The success of the beverage brand eventually created a conflict. Operators who purchased Push products were often competitors in vending bids, making it increasingly difficult to maintain both sides of the business.

In 2013, Laurel and her husband sold their vending operation to Canteen and committed fully to growing Push Beverages.

“It was a little frightening,” Laurel admitted. “We were just dabbling in the beverage business. We didn’t know if it had full-time income potential. But we felt it was the right decision.”

More than a decade later, that decision appears to have paid off.

Built by Operators, for Operators

One of Push’s biggest advantages is its founders’ firsthand experience running routes, managing locations, and navigating razor-thin margins.

“We know their pain points,” Laurel said.

That operational background shapes how the company works with customers today. Rather than simply selling products, the team helps operators determine which flavors fit specific locations and how to introduce new products successfully.

Push has also become an option for operators looking to balance customer expectations with increasing product costs.

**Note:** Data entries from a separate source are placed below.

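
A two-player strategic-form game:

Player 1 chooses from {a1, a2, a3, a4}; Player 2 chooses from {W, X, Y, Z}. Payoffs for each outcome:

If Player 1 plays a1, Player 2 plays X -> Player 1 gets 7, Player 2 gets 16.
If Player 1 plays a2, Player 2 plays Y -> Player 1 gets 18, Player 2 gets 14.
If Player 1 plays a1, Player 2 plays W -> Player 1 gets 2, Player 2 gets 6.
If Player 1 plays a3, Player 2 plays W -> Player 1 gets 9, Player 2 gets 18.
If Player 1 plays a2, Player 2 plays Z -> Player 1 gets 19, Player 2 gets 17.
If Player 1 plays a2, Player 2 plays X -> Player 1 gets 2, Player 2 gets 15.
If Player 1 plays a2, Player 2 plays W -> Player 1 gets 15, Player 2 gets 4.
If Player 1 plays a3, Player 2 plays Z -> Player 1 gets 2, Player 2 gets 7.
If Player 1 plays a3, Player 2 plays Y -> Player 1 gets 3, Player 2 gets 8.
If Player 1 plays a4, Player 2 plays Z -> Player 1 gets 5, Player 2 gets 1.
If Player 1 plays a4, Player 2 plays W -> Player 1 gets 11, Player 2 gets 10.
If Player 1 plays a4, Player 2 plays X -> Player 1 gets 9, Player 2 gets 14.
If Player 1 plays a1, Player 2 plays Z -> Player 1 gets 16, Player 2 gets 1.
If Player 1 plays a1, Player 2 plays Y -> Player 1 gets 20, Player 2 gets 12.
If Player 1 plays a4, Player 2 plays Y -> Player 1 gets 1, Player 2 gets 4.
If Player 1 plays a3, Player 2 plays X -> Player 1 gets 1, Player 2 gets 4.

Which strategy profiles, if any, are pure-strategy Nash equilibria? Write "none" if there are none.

Player 1 against W: payoffs 2, 15, 9, 11 → best response a2.
Player 1 against X: payoffs 7, 2, 1, 9 → best response a4.
Player 1 against Y: payoffs 20, 18, 3, 1 → best response a1.
Player 1 against Z: payoffs 16, 19, 2, 5 → best response a2.
Player 2 against a1: payoffs 6, 16, 12, 1 → best response X.
Player 2 against a2: payoffs 4, 15, 14, 17 → best response Z.
Player 2 against a3: payoffs 18, 4, 8, 7 → best response W.
Player 2 against a4: payoffs 10, 14, 4, 1 → best response X.
Mutual best responses: (a2, Z); (a4, X).

(a2, Z), (a4, X)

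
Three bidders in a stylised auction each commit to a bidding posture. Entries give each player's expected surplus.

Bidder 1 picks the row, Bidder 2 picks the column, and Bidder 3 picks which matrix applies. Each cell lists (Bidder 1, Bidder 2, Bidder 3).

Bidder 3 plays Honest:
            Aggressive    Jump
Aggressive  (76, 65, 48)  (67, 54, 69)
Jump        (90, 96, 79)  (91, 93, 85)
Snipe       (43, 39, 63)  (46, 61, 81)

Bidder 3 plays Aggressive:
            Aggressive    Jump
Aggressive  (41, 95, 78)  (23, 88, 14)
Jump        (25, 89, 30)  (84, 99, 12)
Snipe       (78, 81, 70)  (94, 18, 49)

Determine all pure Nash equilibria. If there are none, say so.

Pure-strategy Nash equilibria: (Jump, Aggressive, Honest), (Snipe, Aggressive, Aggressive)

Check each profile: it is a Nash equilibrium iff no player can strictly gain by switching unilaterally.
(Aggressive, Aggressive, Honest): Bidder 1 can switch to Jump (76 → 90). Not NE.
(Aggressive, Aggressive, Aggressive): Bidder 1 can switch to Snipe (41 → 78). Not NE.
(Aggressive, Jump, Honest): Bidder 1 can switch to Jump (67 → 91). Not NE.
(Aggressive, Jump, Aggressive): Bidder 1 can switch to Jump (23 → 84). Not NE.
(Jump, Aggressive, Honest): Bidder 1 gets 90, best alternative 76; Bidder 2 gets 96, best alternative 93; Bidder 3 gets 79, best alternative 30. No profitable deviation — NE.
(Jump, Aggressive, Aggressive): Bidder 1 can switch to Aggressive (25 → 41). Not NE.
(Jump, Jump, Honest): Bidder 2 can switch to Aggressive (93 → 96). Not NE.
(Jump, Jump, Aggressive): Bidder 1 can switch to Snipe (84 → 94). Not NE.
(Snipe, Aggressive, Honest): Bidder 1 can switch to Aggressive (43 → 76). Not NE.
(Snipe, Aggressive, Aggressive): Bidder 1 gets 78, best alternative 41; Bidder 2 gets 81, best alternative 18; Bidder 3 gets 70, best alternative 63. No profitable deviation — NE.
(Snipe, Jump, Honest): Bidder 1 can switch to Aggressive (46 → 67). Not NE.
(Snipe, Jump, Aggressive): Bidder 2 can switch to Aggressive (18 → 81). Not NE.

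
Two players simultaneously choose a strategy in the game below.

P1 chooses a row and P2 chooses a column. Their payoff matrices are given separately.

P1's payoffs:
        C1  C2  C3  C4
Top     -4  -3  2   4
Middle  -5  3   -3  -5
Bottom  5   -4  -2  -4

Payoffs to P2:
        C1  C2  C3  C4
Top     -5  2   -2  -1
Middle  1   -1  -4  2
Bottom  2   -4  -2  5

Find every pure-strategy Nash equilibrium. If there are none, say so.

Mark each player's best response to every combination of opponents' strategies; a profile where every player is best-responding is a pure Nash equilibrium.
P1 against C1: payoffs -4, -5, 5 → best response Bottom.
P1 against C2: payoffs -3, 3, -4 → best response Middle.
P1 against C3: payoffs 2, -3, -2 → best response Top.
P1 against C4: payoffs 4, -5, -4 → best response Top.
P2 against Top: payoffs -5, 2, -2, -1 → best response C2.
P2 against Middle: payoffs 1, -1, -4, 2 → best response C4.
P2 against Bottom: payoffs 2, -4, -2, 5 → best response C4.
No profile is a mutual best response for all players.

There is no pure-strategy Nash equilibrium.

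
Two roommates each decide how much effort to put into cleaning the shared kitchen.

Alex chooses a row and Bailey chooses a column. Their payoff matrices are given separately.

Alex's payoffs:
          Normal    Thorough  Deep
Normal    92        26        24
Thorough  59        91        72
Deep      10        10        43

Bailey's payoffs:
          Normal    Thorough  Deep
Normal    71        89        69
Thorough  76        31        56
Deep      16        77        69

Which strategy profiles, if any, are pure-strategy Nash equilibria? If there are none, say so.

For each strategy profile, look for a profitable unilateral deviation.
(Normal, Normal): Bailey can switch to Thorough (71 → 89). Not NE.
(Normal, Thorough): Alex can switch to Thorough (26 → 91). Not NE.
(Normal, Deep): Alex can switch to Thorough (24 → 72). Not NE.
(Thorough, Normal): Alex can switch to Normal (59 → 92). Not NE.
(Thorough, Thorough): Bailey can switch to Normal (31 → 76). Not NE.
(Thorough, Deep): Bailey can switch to Normal (56 → 76). Not NE.
(Deep, Normal): Alex can switch to Normal (10 → 92). Not NE.
(Deep, Thorough): Alex can switch to Normal (10 → 26). Not NE.
(The remaining 1 profile has a profitable deviation by the same check.)

There is no pure-strategy Nash equilibrium.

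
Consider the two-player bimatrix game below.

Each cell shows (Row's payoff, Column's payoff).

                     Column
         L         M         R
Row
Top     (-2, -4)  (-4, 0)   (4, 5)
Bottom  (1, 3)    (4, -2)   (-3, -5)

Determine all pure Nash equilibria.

Pure-strategy Nash equilibria: (Top, R) and (Bottom, L)

For each player, find the best response to each opponent profile; mutual best responses are the pure NE.
Row against L: payoffs -2, 1 → best response Bottom.
Row against M: payoffs -4, 4 → best response Bottom.
Row against R: payoffs 4, -3 → best response Top.
Column against Top: payoffs -4, 0, 5 → best response R.
Column against Bottom: payoffs 3, -2, -5 → best response L.
Mutual best responses: (Top, R); (Bottom, L).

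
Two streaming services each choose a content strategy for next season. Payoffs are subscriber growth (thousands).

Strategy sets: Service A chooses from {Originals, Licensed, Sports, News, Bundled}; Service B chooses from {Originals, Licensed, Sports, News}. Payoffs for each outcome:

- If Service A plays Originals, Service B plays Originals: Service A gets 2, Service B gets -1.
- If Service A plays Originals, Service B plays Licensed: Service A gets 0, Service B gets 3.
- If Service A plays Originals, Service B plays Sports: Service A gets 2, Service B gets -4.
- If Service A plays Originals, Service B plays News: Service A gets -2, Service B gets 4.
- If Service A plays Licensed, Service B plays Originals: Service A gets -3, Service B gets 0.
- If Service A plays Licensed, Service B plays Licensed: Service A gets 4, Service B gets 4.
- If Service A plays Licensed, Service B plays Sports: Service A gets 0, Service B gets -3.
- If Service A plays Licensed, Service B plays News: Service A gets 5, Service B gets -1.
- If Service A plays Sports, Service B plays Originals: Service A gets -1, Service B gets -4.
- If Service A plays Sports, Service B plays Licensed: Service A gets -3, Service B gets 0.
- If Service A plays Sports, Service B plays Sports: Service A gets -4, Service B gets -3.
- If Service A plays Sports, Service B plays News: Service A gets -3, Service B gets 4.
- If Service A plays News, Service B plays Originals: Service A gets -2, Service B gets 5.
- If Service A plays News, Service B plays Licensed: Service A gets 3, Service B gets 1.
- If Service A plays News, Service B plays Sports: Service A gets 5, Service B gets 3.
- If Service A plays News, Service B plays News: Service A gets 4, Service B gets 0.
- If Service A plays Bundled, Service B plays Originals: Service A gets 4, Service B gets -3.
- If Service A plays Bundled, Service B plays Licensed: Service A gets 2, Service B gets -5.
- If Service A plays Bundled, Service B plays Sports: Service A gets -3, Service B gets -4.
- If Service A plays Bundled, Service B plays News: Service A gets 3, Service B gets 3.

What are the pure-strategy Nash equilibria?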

Laurel noted that some operators use two-tier pricing strategies, offering national brands alongside better-priced alternatives.

By providing a lower-cost option without sacrificing flavor, operators can maintain margins while still giving consumers choices.

Opportunities in Micro Markets and Smart Coolers

While traditional vending presented challenges due to bottler-owned equipment, the growth of micro markets and smart retail technologies has opened new opportunities.

Laurel believes micro markets helped operators gain more control over product selection by encouraging ownership of coolers and equipment rather than relying solely on bottler programs.

Today, Push is also exploring opportunities in AI-powered retail. At the 2026 NAMA Show, the company showcased a Push-branded smart cooler developed in partnership with SandStar.

According to Laurel, the collaboration combines Push’s operator experience with SandStar’s technology expertise to create solutions that better meet the needs of unattended retail operators.

Introducing Simply Push

The company’s newest product line, Simply Push, officially launched on May 1 and made its debut at the 2026 NAMA Show.

The line was developed in response to growing consumer demand for cleaner ingredient labels and increased scrutiny around artificial additives.

Simply Push contains no artificial sweeteners and no food dyes. Instead, the beverages use a blend of monk fruit and cane sugar to create a smoother flavor profile.

“We wanted something that actually tastes good,” Laurel said. “Most other companies use stevia, which has a bitter taste that a lot of people don’t like.”

The launch generated significant interest at NAMA, with attendees sampling products that had come off the production line only days before the show.

An Unexpected Entrepreneurial Journey

Looking back, Laurel describes the creation of Push Beverages as something that happened almost by accident.

What began as a strategy to protect margins inside a vending company evolved into a national beverage brand distributed across the country.

It’s a story that highlights a recurring theme throughout the convenience services industry: operators often understand market needs better than anyone else because they live those challenges every day.

As Laurel joked near the end of the interview, “You can accidentally find a beverage company.”